Infraestruturas críticas sem política
O cuidado com as infraestruturas mais críticas do país não tem sido, até o momento, adequado, de acordo com um recente relatório de auditoria do TCU (Tribunal de Contas da União) sobre o tema.
No processo que analisou a PNSIC (Política Nacional de Segurança de Infraestruturas Críticas), que deveria criar um Plano Nacional de Segurança para as Infraestrutura Críticas, o órgão identificou falhas graves nesse programa, instituído em 2018, como falta de marcos mínimos para que se institucionalize essa política pública.
O órgão deu 180 dias para que o GSI (Gabinete de Segurança Institucional) da Presidência da República estabeleça “indicadores de desempenho, linhas de base e metas objetivas de entrega de produtos” para a implementação da PNSIC e para o Plano.
Declaração federal de risco crítico
O órgão de controle também está realizando uma auditoria, em cooperação com outros países, sobre a “Adaptação às Mudanças Climáticas com ênfase na Redução de Riscos de Desastres”. Na última sexta-feira (3), foi realizado um painel de referência onde foi apresentada a forma como o tribunal fará a auditoria, com pedido de sugestões sobre o tema (neste link).
Entre as análises, o órgão avaliará a integração entre a Política Nacional de Proteção e Defesa Civil e a Política Nacional de Mudanças Climáticas. De acordo com o auditor responsável pelo tema, Rommel Brandão, o foco é na parte de gestão de riscos para a prevenção de desastres. O planejamento da auditoria pode ser visto neste link.
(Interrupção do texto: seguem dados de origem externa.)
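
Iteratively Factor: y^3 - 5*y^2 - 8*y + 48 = (y - 4)*(y^2 - y - 12) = (y - 4)^2*(y + 3)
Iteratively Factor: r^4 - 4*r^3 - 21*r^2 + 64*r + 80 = (r - 5)*(r^3 + r^2 - 16*r - 16) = (r - 5)*(r + 4)*(r^2 - 3*r - 4) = (r - 5)*(r - 4)*(r + 4)*(r + 1)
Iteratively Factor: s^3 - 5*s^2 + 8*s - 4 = (s - 2)*(s^2 - 3*s + 2) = (s - 2)^2*(s - 1)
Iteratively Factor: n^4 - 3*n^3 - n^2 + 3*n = (n - 3)*(n^3 - n) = (n - 3)*(n + 1)*(n^2 - n) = n*(n - 3)*(n + 1)*(n - 1)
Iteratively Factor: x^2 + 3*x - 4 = (x - 1)*(x + 4)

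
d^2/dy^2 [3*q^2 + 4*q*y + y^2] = 2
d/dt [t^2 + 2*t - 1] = 2*t + 2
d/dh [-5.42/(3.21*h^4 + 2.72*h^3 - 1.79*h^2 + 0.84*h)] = (69.5928*h^3 + 44.2272*h^2 - 19.4036*h + 4.5528)/(h^2*(3.21*h^3 + 2.72*h^2 - 1.79*h + 0.84)^2)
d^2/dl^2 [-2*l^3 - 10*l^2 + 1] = -12*l - 20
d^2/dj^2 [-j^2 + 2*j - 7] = -2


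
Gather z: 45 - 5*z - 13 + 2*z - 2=30 - 3*z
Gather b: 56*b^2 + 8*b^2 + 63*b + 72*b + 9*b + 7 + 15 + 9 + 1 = 64*b^2 + 144*b + 32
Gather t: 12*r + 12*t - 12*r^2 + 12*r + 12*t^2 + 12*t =-12*r^2 + 24*r + 12*t^2 + 24*t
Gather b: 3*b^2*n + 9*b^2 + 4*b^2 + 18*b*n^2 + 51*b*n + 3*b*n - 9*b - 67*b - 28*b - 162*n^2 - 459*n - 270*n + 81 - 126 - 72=b^2*(3*n + 13) + b*(18*n^2 + 54*n - 104) - 162*n^2 - 729*n - 117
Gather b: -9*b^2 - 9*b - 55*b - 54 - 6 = -9*b^2 - 64*b - 60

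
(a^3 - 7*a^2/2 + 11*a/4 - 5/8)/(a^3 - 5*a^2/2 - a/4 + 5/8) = (2*a - 1)/(2*a + 1)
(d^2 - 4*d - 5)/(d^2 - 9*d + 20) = (d + 1)/(d - 4)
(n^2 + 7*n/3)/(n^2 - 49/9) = 3*n/(3*n - 7)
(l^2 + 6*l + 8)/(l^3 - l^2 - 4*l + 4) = (l + 4)/(l^2 - 3*l + 2)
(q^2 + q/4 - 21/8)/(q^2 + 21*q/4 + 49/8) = (2*q - 3)/(2*q + 7)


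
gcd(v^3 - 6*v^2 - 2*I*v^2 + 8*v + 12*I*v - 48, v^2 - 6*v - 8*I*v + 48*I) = v - 6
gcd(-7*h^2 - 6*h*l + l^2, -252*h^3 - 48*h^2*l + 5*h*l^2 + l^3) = 7*h - l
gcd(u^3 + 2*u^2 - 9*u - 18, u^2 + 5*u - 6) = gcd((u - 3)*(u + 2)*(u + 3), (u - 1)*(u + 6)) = 1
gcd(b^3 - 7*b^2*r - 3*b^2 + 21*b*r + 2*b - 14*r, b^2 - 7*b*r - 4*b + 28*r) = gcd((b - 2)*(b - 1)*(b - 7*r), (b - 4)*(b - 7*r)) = -b + 7*r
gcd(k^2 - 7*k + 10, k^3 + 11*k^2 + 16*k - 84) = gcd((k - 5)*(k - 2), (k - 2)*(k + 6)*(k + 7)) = k - 2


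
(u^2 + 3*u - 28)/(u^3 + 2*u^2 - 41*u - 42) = (u - 4)/(u^2 - 5*u - 6)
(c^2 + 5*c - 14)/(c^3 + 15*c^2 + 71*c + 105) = (c - 2)/(c^2 + 8*c + 15)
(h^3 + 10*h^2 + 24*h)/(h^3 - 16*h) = (h + 6)/(h - 4)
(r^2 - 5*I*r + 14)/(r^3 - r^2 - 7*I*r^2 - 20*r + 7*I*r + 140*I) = (r + 2*I)/(r^2 - r - 20)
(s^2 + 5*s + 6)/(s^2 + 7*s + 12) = (s + 2)/(s + 4)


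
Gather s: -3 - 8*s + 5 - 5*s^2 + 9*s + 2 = -5*s^2 + s + 4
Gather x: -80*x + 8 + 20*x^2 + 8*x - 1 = 20*x^2 - 72*x + 7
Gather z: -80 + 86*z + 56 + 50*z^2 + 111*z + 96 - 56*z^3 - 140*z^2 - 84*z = -56*z^3 - 90*z^2 + 113*z + 72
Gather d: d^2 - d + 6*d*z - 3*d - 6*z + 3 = d^2 + d*(6*z - 4) - 6*z + 3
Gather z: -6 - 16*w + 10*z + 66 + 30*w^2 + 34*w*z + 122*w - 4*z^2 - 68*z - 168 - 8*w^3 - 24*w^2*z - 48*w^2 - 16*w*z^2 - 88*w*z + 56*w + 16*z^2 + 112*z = -8*w^3 - 18*w^2 + 162*w + z^2*(12 - 16*w) + z*(-24*w^2 - 54*w + 54) - 108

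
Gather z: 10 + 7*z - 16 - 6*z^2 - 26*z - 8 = -6*z^2 - 19*z - 14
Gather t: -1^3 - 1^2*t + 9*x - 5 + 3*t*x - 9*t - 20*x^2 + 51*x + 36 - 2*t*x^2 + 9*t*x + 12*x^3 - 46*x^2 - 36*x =t*(-2*x^2 + 12*x - 10) + 12*x^3 - 66*x^2 + 24*x + 30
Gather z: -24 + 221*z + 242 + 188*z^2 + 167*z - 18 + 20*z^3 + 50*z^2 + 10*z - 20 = 20*z^3 + 238*z^2 + 398*z + 180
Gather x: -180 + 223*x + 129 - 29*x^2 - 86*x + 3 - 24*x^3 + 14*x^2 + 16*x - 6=-24*x^3 - 15*x^2 + 153*x - 54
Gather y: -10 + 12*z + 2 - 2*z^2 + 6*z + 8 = -2*z^2 + 18*z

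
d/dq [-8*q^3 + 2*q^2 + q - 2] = -24*q^2 + 4*q + 1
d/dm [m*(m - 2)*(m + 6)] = 3*m^2 + 8*m - 12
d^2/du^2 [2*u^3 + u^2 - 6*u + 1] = 12*u + 2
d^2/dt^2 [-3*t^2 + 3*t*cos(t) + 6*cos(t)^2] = -3*t*cos(t) + 24*sin(t)^2 - 6*sin(t) - 18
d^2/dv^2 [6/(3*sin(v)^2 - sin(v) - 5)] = 6*(36*sin(v)^4 - 9*sin(v)^3 + 7*sin(v)^2 + 13*sin(v) - 32)/(-3*sin(v)^2 + sin(v) + 5)^3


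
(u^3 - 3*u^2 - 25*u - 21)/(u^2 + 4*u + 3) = u - 7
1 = 1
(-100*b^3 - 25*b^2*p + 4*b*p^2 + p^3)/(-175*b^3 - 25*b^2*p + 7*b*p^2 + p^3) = (4*b + p)/(7*b + p)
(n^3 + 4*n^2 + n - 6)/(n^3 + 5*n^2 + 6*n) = (n - 1)/n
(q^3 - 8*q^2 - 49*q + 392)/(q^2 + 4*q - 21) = (q^2 - 15*q + 56)/(q - 3)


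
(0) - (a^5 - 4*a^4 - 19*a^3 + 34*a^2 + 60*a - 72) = -a^5 + 4*a^4 + 19*a^3 - 34*a^2 - 60*a + 72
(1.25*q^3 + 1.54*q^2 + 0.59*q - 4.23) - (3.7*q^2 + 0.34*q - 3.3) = 1.25*q^3 - 2.16*q^2 + 0.25*q - 0.930000000000001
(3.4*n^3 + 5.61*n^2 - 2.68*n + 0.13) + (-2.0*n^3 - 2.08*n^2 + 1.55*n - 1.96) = 1.4*n^3 + 3.53*n^2 - 1.13*n - 1.83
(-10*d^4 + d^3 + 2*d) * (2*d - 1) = -20*d^5 + 12*d^4 - d^3 + 4*d^2 - 2*d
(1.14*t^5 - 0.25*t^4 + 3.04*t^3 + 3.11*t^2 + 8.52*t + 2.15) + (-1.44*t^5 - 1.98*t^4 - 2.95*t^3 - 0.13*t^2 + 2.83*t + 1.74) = -0.3*t^5 - 2.23*t^4 + 0.0899999999999999*t^3 + 2.98*t^2 + 11.35*t + 3.89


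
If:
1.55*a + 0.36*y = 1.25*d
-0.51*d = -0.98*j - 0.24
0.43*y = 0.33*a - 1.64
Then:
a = 1.3030303030303*y + 4.96969696969697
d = 1.90375757575758*y + 6.16242424242424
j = 0.990730983302412*y + 2.96207792207792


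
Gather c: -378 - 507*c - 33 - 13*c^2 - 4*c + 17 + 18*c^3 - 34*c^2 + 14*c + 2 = 18*c^3 - 47*c^2 - 497*c - 392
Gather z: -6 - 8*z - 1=-8*z - 7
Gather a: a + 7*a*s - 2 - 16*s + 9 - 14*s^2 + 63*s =a*(7*s + 1) - 14*s^2 + 47*s + 7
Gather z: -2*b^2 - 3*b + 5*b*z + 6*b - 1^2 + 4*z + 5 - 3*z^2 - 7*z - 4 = -2*b^2 + 3*b - 3*z^2 + z*(5*b - 3)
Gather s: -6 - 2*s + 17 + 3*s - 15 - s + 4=0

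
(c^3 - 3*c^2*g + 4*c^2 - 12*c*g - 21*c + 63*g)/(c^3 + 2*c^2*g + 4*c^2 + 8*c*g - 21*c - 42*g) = (c - 3*g)/(c + 2*g)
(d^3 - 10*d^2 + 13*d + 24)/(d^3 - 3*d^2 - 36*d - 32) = (d - 3)/(d + 4)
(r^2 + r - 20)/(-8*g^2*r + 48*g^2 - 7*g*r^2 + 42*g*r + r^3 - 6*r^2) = (-r^2 - r + 20)/(8*g^2*r - 48*g^2 + 7*g*r^2 - 42*g*r - r^3 + 6*r^2)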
O representante da Secretaria Nacional de Defesa Civil do Ministério do Desenvolvimento Regional no evento, Reinaldo Soares, disse que o novo Plano Nacional de Defesa Civil deve estar com todas as propostas concluídas até o meio deste ano, inclusive com documentos apresentando metas e indicadores, e que o foco é mesmo na prevenção a catástrofes.
Já a representante da Secretaria de Mudança do Clima do Ministério do Meio Ambiente, Inamara Melo, disse que está sendo discutida a possibilidade de se criar uma “declaração federal de risco crítico de desastre climático”. Segundo ela, isso poderia dar maior agilidade nas respostas aos eventos climáticos extremos. O painel pode ser visto neste link.